Director: Kirk R. Thatcher
I started this journey with an adapted video game, and nearing the end I find myself watching an adapted amusement park ride—Disneyland’s Haunted Mansion meets the Disney-owned Muppets to create Muppets Haunted Mansion. The first period of The Muppets, 1976—1981, coincided with my pre-teen years, so I remember being allowed to stay up past my bedtime to watch it. Those episodes are on Disney+, and they’re still funny. They feel fresh and on the edge of anarchy, which is astonishing when you think how complicated it must have been to make back in the seventies. This film is a long way from that golden period.
Gonzo decides to miss his friends Halloween party to take up an invitation by The Great MacGuffin, his favourite magician, to stay a night at the most haunted mansion in the world. He takes his friend, Pepe the King Prawn, who thinks he’s going to party filled with celebrities.
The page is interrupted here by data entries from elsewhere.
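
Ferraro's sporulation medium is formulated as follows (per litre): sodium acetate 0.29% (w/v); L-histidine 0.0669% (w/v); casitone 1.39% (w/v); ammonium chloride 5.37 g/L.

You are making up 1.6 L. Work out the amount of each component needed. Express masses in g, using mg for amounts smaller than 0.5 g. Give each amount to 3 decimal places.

Scale factor relative to 1 L: 1.6.
sodium acetate: 0.29 g per 100 mL × 1600 mL ÷ 100 = 4.640 g
L-histidine: 0.0669% w/v = 0.669 g/L → 0.669 × 1.6 L = 1.070 g
casitone: 1.39% w/v = 13.9 g/L → 13.9 × 1.6 L = 22.240 g
ammonium chloride: 5.37 g/L × 1.6 L = 8.592 g

sodium acetate 4.640 g; L-histidine 1.070 g; casitone 22.240 g; ammonium chloride 8.592 g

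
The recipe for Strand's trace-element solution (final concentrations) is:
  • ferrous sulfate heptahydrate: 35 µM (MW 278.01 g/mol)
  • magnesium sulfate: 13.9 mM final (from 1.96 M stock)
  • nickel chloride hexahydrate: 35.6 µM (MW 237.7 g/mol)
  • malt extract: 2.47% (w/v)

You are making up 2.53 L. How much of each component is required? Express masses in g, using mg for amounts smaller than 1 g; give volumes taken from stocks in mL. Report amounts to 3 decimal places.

ferrous sulfate heptahydrate 24.618 mg; magnesium sulfate 17.942 mL; nickel chloride hexahydrate 21.409 mg; malt extract 62.491 g

Working volume: 2.53 L.
ferrous sulfate heptahydrate: 35 µmol/L × 278.01 g/mol × 2.53 L ÷ 1000 = 24.618 mg
magnesium sulfate: V = C2·V2/C1 = 13.9 mM × 2530 mL ÷ 1960 mM = 17.942 mL
nickel chloride hexahydrate: 35.6 µmol/L × 237.7 g/mol × 2.53 L ÷ 1000 = 21.409 mg
malt extract: 2.47 g per 100 mL × 2530 mL ÷ 100 = 62.491 g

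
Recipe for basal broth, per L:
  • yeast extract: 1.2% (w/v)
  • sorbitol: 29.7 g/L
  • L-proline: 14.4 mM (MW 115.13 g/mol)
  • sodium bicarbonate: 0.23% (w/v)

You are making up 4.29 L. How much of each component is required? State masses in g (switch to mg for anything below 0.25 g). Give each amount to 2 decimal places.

Scale factor relative to 1 L: 4.29.
yeast extract: 1.2 g per 100 mL × 4290 mL ÷ 100 = 51.48 g
sorbitol: 29.7 g/L × 4.29 L = 127.41 g
L-proline: 14.4 mmol/L × 115.13 g/mol × 4.29 L ÷ 1000 = 7.11 g
sodium bicarbonate: 0.23% w/v = 2.3 g/L → 2.3 × 4.29 L = 9.87 g

yeast extract 51.48 g; sorbitol 127.41 g; L-proline 7.11 g; sodium bicarbonate 9.87 g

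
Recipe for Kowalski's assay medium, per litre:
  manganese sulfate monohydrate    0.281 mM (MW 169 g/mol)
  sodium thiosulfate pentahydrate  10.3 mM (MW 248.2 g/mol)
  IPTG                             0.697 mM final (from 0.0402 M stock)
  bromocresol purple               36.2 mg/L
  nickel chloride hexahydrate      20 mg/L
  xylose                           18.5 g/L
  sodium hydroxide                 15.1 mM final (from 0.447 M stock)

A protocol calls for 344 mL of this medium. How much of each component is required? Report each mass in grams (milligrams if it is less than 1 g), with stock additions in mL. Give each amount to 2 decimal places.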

They arrive to find the house filled with ghosts, and a challenge to face their greatest fear and survive the night. If they don’t succeed, they will be stuck in the house for all eternity.
I watched it with my twelve-year-old daughter who hates anything scary. We both jumped a couple of times, enjoyed the songs, and had fun with it. It’s not a good film, it’s a corporate film, like an amusement park ride in fact, but there are enough little references for horror film fans to keep it interesting, and the nostalgia effect is strong. But Disney Muppets are not Jim Henson’s Muppets, that’s for sure.